Currently On Display
"Walk A Mile in Our Moccasins"
"Our feet, in moccasins, moved as softly and freely as if they were bare, and were beautiful in motion." (Bass - The Arapaho way)
The Indian Center's moccasin collection circa 1880 to mid-1900s, celebrating the artistry of footwear from tribes throughout the Plains and Northwest. Exhibit features several pairs of moccasins originally collected by the polar explorer Lincoln Ellsworth (a huge chunk of Alaska is name after him). Part of the Plains Indian collection was donated to the Indian Center by his widow.
Though the basic construction of Native American moccasins was similar, Indian people could often tell each other's tribal affiliation simply from the artwork and design of their footwear. Made primarily by women, moccasin construction was a long ongoing process. Women collected necessary supplies and then processed them into useable materials.
This exhibit will teach you about the process of brain tanning hides and the ancient art of porcupine quillwork. The tools used in the making of moccasins from prehistoric period to today will also be on display.
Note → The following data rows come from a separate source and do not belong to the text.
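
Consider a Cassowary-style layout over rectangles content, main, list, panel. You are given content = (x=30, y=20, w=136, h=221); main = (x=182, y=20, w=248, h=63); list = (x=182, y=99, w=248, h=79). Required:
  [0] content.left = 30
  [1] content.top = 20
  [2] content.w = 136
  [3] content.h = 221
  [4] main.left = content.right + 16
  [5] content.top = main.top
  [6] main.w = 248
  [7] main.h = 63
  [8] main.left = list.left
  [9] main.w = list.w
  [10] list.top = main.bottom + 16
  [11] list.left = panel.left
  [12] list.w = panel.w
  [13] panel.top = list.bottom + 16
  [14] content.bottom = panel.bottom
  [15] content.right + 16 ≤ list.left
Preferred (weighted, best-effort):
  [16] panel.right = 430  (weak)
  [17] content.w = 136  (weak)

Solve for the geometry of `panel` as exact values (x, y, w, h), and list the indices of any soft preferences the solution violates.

panel = (x=182, y=194, w=248, h=47)
violated soft preferences: none

1. panel.x = 182  [list.left = panel.left]
2. panel.w = 248  [list.w = panel.w]
3. panel.y = 194  [panel.top = list.bottom + 16]
4. panel.h = 47  [content.bottom = panel.bottom]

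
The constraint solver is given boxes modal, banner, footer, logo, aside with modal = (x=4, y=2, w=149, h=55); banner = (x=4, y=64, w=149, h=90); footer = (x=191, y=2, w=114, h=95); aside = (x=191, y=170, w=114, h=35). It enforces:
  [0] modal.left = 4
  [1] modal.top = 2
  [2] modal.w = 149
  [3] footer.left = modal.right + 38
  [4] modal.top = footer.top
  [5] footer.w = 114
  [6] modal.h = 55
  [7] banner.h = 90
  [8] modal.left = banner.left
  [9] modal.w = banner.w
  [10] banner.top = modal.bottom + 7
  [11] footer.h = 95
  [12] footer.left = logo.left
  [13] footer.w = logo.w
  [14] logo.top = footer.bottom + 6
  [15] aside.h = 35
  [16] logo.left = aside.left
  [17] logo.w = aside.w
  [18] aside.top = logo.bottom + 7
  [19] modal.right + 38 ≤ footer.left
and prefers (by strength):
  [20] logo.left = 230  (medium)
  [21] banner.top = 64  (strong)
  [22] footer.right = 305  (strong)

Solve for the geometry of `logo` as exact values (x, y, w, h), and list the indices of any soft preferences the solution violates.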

"Native American Women Artists"
Exhibit featuring works by prominent American Indian women artists and their biographies.
Opening May 16:
"Tsate Kongia: Walking in Two Worlds, the Life of Blackbear Bosin"
Read the Press Release
Includes exhibits from the Indian Center archives, never-before-seen photographs and the "voice of Blackbear Bosin" from audio recordings made during the 1970s.
Opening October 18:
"From Native Hands: A Journey Through Childhood"
A collection of 1880-1960s American Indian-made toys from throughout North America.
Meet the Indian Center's Museum Director
Hello, my name is Deborah Roseke, and I have recently been given the privilege of joining the Indian Center team as the new Museum Director. Originally from Arizona, I worked at the Museum of Northern Arizona as part of the Special Events team for the Summer Indian Festivals and in the Collections Department as assistant to the Registrar for the Anthropology collections. In addition to receiving a Bachelor's of Science in Arts Management from Northern Arizona University, I also have a great deal of retail experience.
I am happy to be working with all of the artists who fill our Gift Shop with beautiful items for sale. I am also excited to come aboard at a time when so many changes are happening at the Museum, such as the new educational hands-on area for children. Most important, I am grateful for this wonderful opportunity to work with the Indian community in Wichita.